Prime Minister Benjamin Netanyahu on Monday commented on reports of an Egyptian-brokered ceasefire deal in Gaza, after two days of fighting in which four Israelis were killed, saying that Israel was readying for further confrontations with terrorist groups in the coastal enclave.
“Over the past two days, we have hit Hamas and Islamic Jihad with great force, attacking over 350 targets and terrorist leaders and activists, and destroying terrorist infrastructure,” Netanyahu said in a statement.
“The campaign is not over and requires patience and judgment. We are preparing to continue,” the prime minister added. “The goal was and remains to ensure the peace and security of the residents of the south. I send condolences to the families and wish a speedy recovery for the wounded.”
A spokesperson for Hamas similarly said, in response to the prime minister’s statement, that although the recent flareup in violence had come to an end, the wider conflict would continue.
“The resistance managed to deter the IDF,” said Sami Abu Zuhri, according to the Kan public broadcaster, referring to the Gaza terror groups. “Our message is that this round is over, but the conflict will not end until we regain our rights.”
The ceasefire between Israel and the Gaza terror groups went into effect at 4:30 a.m.
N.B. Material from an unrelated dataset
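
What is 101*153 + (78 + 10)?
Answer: 15541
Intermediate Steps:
101*153 + (78 + 10) = 15453 + 88 = 15541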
Monday, according to the Hamas and Islamic Jihad terror groups, ending two days of intense fighting that saw more than 600 rockets fired at Israel and four Israeli civilians killed.
Over two days, in response to the rocket fire, the Israeli military conducted hundreds of strikes from the air and land, including one highly unusual targeted killing of a terrorist operative who the IDF said funneled money from Iran to terror groups in the Strip.
Palestinian medical officials reported 29 dead since Friday, including at least 11 terrorists, The Times of Israel confirmed.
The Israeli government refused to confirm the reported truce, apparently so as to avoid publicly acknowledging its negotiations with terrorist groups. However, the military announced that, as of 7 a.m., it was lifting all security restrictions that had been in place in the south during the fighting, and that schools would be allowed to open, indicating that a ceasefire had indeed been reached.
The ceasefire was criticized Monday morning by opposition parties, as well as by one senior member of the prime minister’s Likud party. MK Gideon Sa’ar, a political rival of the prime minister, said the terms of the agreement hold little to no benefit for Israel and will not prevent future violence.
“The circumstances in which the ceasefire was reached are very lacking for Israel,” Sa’ar posted on Twitter, in a rare implicit criticism of Netanyahu from within his own party.
Blue and White leader Benny Gantz, a former IDF chief of staff, laid the blame for the rocket onslaught from the Gaza Strip over the past two days at the government’s door.
“Nearly 700 projectiles were launched at Israeli territory, four were killed and many are wounded,” Gantz said in a statement. “All of this is the result of losing our deterrence, and it’s ending with another surrender to blackmail from Hamas and other terrorist groups.”
“All the government has done is, once again, led us to the next confrontation,” he charged.